The Oberlin Review
- Type: Student newspaper
- School: Oberlin College
- Founded: 1874
- City: Oberlin, Ohio
- Circulation: 1,700 (as of 2016)
- Website: oberlinreview.org

= The Oberlin Review =

Student newspaper at Oberlin College

The Oberlin Review is a student-run weekly newspaper at Oberlin College that serves as the official newspaper of record for both the College and the city of Oberlin, Ohio.

The publication became the only newspaper of record for Oberlin after the Oberlin News-Tribune closed in 2018.

== Overview ==
The newspaper was first published in 1874, making it one of the oldest college newspapers in the nation. The tabloid-sized newspaper, with a circulation of 1,700, is published roughly 25 times during the academic year from its office in the basement of Burton Hall. It is printed by PM Graphics.
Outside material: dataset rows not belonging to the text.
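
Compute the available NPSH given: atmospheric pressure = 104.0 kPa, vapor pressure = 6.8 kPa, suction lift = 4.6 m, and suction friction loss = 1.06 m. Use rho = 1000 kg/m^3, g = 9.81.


NPSHa = p_atm/(rho*g) - z_s - hf_s - p_vap/(rho*g).
p_atm/(rho*g) = 104.0*1000 / (1000*9.81) = 10.601 m.
p_vap/(rho*g) = 6.8*1000 / (1000*9.81) = 0.693 m.
NPSHa = 10.601 - 4.6 - 1.06 - 0.693
      = 4.25 m.

4.25


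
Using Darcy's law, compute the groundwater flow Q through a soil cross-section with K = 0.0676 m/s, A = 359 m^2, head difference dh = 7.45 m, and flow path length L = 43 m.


Darcy's law: Q = K * A * i, where i = dh/L.
Hydraulic gradient i = 7.45 / 43 = 0.173256.
Q = 0.0676 * 359 * 0.173256
  = 4.2046 m^3/s.

4.2046


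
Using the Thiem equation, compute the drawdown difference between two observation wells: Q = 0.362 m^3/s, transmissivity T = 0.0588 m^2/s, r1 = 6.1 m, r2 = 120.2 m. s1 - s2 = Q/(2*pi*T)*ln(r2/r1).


Thiem equation: s1 - s2 = Q/(2*pi*T) * ln(r2/r1).
ln(r2/r1) = ln(120.2/6.1) = 2.9809.
Q/(2*pi*T) = 0.362 / (2*pi*0.0588) = 0.362 / 0.3695 = 0.9798.
s1 - s2 = 0.9798 * 2.9809 = 2.9207 m.

2.9207


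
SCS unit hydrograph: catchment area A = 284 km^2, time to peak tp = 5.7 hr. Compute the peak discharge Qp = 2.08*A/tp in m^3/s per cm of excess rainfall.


SCS formula: Qp = 2.08 * A / tp.
Qp = 2.08 * 284 / 5.7
   = 590.72 / 5.7
   = 103.64 m^3/s per cm.

103.64


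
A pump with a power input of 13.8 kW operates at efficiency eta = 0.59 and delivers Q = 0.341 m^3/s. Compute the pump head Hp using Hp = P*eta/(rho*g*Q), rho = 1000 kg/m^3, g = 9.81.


Pump head formula: Hp = P * eta / (rho * g * Q).
Numerator: P * eta = 13.8 * 1000 * 0.59 = 8142.0 W.
Denominator: rho * g * Q = 1000 * 9.81 * 0.341 = 3345.21.
Hp = 8142.0 / 3345.21 = 2.43 m.

2.43


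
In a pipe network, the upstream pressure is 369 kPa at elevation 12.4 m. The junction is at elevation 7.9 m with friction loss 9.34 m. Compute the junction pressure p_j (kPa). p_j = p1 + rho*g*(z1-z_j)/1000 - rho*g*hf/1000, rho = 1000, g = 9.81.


Junction pressure: p_j = p1 + rho*g*(z1 - z_j)/1000 - rho*g*hf/1000.
Elevation term = 1000*9.81*(12.4 - 7.9)/1000 = 44.145 kPa.
Friction term = 1000*9.81*9.34/1000 = 91.625 kPa.
p_j = 369 + 44.145 - 91.625 = 321.52 kPa.

321.52


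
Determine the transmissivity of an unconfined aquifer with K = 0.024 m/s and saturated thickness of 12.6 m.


Transmissivity is defined as T = K * h.
T = 0.024 * 12.6
  = 0.3024 m^2/s.

0.3024


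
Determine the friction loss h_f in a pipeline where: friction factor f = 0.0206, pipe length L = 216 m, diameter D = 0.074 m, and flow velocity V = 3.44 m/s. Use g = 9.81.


Darcy-Weisbach equation: h_f = f * (L/D) * V^2/(2g).
f * L/D = 0.0206 * 216/0.074 = 60.1297.
V^2/(2g) = 3.44^2 / (2*9.81) = 11.8336 / 19.62 = 0.6031 m.
h_f = 60.1297 * 0.6031 = 36.267 m.

36.267


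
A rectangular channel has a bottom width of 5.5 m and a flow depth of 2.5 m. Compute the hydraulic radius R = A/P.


For a rectangular section:
Flow area A = b * y = 5.5 * 2.5 = 13.75 m^2.
Wetted perimeter P = b + 2y = 5.5 + 2*2.5 = 10.5 m.
Hydraulic radius R = A/P = 13.75 / 10.5 = 1.3095 m.

1.3095


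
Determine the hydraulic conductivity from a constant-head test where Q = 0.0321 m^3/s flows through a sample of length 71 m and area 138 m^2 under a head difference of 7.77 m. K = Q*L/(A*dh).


From K = Q*L / (A*dh):
Numerator: Q*L = 0.0321 * 71 = 2.2791.
Denominator: A*dh = 138 * 7.77 = 1072.26.
K = 2.2791 / 1072.26 = 0.002126 m/s.

0.002126


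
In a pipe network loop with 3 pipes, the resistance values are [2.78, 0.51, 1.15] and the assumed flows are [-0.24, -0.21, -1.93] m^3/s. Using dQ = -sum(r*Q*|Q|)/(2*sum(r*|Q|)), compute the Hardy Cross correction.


Numerator terms (r*Q*|Q|): 2.78*-0.24*|-0.24| = -0.1601; 0.51*-0.21*|-0.21| = -0.0225; 1.15*-1.93*|-1.93| = -4.2836.
Sum of numerator = -4.4663.
Denominator terms (r*|Q|): 2.78*|-0.24| = 0.6672; 0.51*|-0.21| = 0.1071; 1.15*|-1.93| = 2.2195.
2 * sum of denominator = 2 * 2.9938 = 5.9876.
dQ = --4.4663 / 5.9876 = 0.7459 m^3/s.

0.7459


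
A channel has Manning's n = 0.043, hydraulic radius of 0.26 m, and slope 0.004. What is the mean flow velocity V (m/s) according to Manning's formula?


Manning's equation gives V = (1/n) * R^(2/3) * S^(1/2).
First, compute R^(2/3) = 0.26^(2/3) = 0.4074.
Next, S^(1/2) = 0.004^(1/2) = 0.063246.
Then 1/n = 1/0.043 = 23.26.
V = 23.26 * 0.4074 * 0.063246 = 0.5992 m/s.

0.5992


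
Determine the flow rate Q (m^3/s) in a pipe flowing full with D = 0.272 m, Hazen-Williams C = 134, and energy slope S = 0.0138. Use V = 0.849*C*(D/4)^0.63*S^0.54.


For a full circular pipe, R = D/4 = 0.272/4 = 0.068 m.
V = 0.849 * 134 * 0.068^0.63 * 0.0138^0.54
  = 0.849 * 134 * 0.183857 * 0.098977
  = 2.0703 m/s.
Pipe area A = pi*D^2/4 = pi*0.272^2/4 = 0.0581 m^2.
Q = A * V = 0.0581 * 2.0703 = 0.1203 m^3/s.

0.1203


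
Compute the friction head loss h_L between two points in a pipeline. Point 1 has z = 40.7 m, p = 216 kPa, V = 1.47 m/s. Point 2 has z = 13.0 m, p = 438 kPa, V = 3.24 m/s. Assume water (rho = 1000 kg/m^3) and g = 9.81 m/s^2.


Total head at each section: H = z + p/(rho*g) + V^2/(2g).
H1 = 40.7 + 216*1000/(1000*9.81) + 1.47^2/(2*9.81)
   = 40.7 + 22.018 + 0.1101
   = 62.828 m.
H2 = 13.0 + 438*1000/(1000*9.81) + 3.24^2/(2*9.81)
   = 13.0 + 44.648 + 0.535
   = 58.183 m.
h_L = H1 - H2 = 62.828 - 58.183 = 4.645 m.

4.645


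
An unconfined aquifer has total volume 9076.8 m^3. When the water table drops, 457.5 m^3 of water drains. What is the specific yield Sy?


Specific yield Sy = Volume drained / Total volume.
Sy = 457.5 / 9076.8
   = 0.0504.

0.0504


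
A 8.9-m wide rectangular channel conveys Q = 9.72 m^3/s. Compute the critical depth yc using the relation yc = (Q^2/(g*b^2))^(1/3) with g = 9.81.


Using yc = (Q^2 / (g * b^2))^(1/3):
Q^2 = 9.72^2 = 94.48.
g * b^2 = 9.81 * 8.9^2 = 9.81 * 79.21 = 777.05.
Q^2 / (g*b^2) = 94.48 / 777.05 = 0.1216.
yc = 0.1216^(1/3) = 0.4954 m.

0.4954


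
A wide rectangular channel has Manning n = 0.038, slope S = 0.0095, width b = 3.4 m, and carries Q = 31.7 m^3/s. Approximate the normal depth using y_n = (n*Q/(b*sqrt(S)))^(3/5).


We use the wide-channel approximation y_n = (n*Q/(b*sqrt(S)))^(3/5).
sqrt(S) = sqrt(0.0095) = 0.097468.
Numerator: n*Q = 0.038 * 31.7 = 1.2046.
Denominator: b*sqrt(S) = 3.4 * 0.097468 = 0.331391.
arg = 3.635.
y_n = 3.635^(3/5) = 2.1692 m.

2.1692


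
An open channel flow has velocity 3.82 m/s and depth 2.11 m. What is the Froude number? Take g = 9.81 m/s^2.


The Froude number is defined as Fr = V / sqrt(g*y).
g*y = 9.81 * 2.11 = 20.6991.
sqrt(g*y) = sqrt(20.6991) = 4.5496.
Fr = 3.82 / 4.5496 = 0.8396.

0.8396


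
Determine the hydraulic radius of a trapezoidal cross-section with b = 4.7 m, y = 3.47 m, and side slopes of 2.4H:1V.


For a trapezoidal section with side slope z:
A = (b + z*y)*y = (4.7 + 2.4*3.47)*3.47 = 45.207 m^2.
P = b + 2*y*sqrt(1 + z^2) = 4.7 + 2*3.47*sqrt(1 + 2.4^2) = 22.744 m.
R = A/P = 45.207 / 22.744 = 1.9877 m.

1.9877


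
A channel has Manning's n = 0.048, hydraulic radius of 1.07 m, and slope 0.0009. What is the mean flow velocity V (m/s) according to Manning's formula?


Manning's equation gives V = (1/n) * R^(2/3) * S^(1/2).
First, compute R^(2/3) = 1.07^(2/3) = 1.0461.
Next, S^(1/2) = 0.0009^(1/2) = 0.03.
Then 1/n = 1/0.048 = 20.83.
V = 20.83 * 1.0461 * 0.03 = 0.6538 m/s.

0.6538


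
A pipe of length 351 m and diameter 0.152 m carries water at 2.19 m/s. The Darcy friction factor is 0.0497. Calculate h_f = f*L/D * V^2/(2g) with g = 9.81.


Darcy-Weisbach equation: h_f = f * (L/D) * V^2/(2g).
f * L/D = 0.0497 * 351/0.152 = 114.7678.
V^2/(2g) = 2.19^2 / (2*9.81) = 4.7961 / 19.62 = 0.2444 m.
h_f = 114.7678 * 0.2444 = 28.055 m.

28.055


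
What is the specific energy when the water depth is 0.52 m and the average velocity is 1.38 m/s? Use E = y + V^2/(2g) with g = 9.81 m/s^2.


Specific energy E = y + V^2/(2g).
Velocity head = V^2/(2g) = 1.38^2 / (2*9.81) = 1.9044 / 19.62 = 0.0971 m.
E = 0.52 + 0.0971 = 0.6171 m.

0.6171


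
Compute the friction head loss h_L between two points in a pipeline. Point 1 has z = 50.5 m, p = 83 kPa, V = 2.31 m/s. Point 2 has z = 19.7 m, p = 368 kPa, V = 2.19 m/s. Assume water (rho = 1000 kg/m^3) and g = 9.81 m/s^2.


Total head at each section: H = z + p/(rho*g) + V^2/(2g).
H1 = 50.5 + 83*1000/(1000*9.81) + 2.31^2/(2*9.81)
   = 50.5 + 8.461 + 0.272
   = 59.233 m.
H2 = 19.7 + 368*1000/(1000*9.81) + 2.19^2/(2*9.81)
   = 19.7 + 37.513 + 0.2444
   = 57.457 m.
h_L = H1 - H2 = 59.233 - 57.457 = 1.776 m.

1.776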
The newspaper's format has remained relatively constant despite rapid turnover in staffing. Its 16 pages are currently divided into five sections: News, Opinions, This Week in Oberlin, Arts and Sports. Past semesters have also included a Features section. In 2008, editors introduced a color front page, back page and centerfold.

==Awards==
The Review has won numerous awards from the Columbia Scholastic Press Association. From 1994 to 1996, it won the Collegiate Silver Crown awarded by that organization.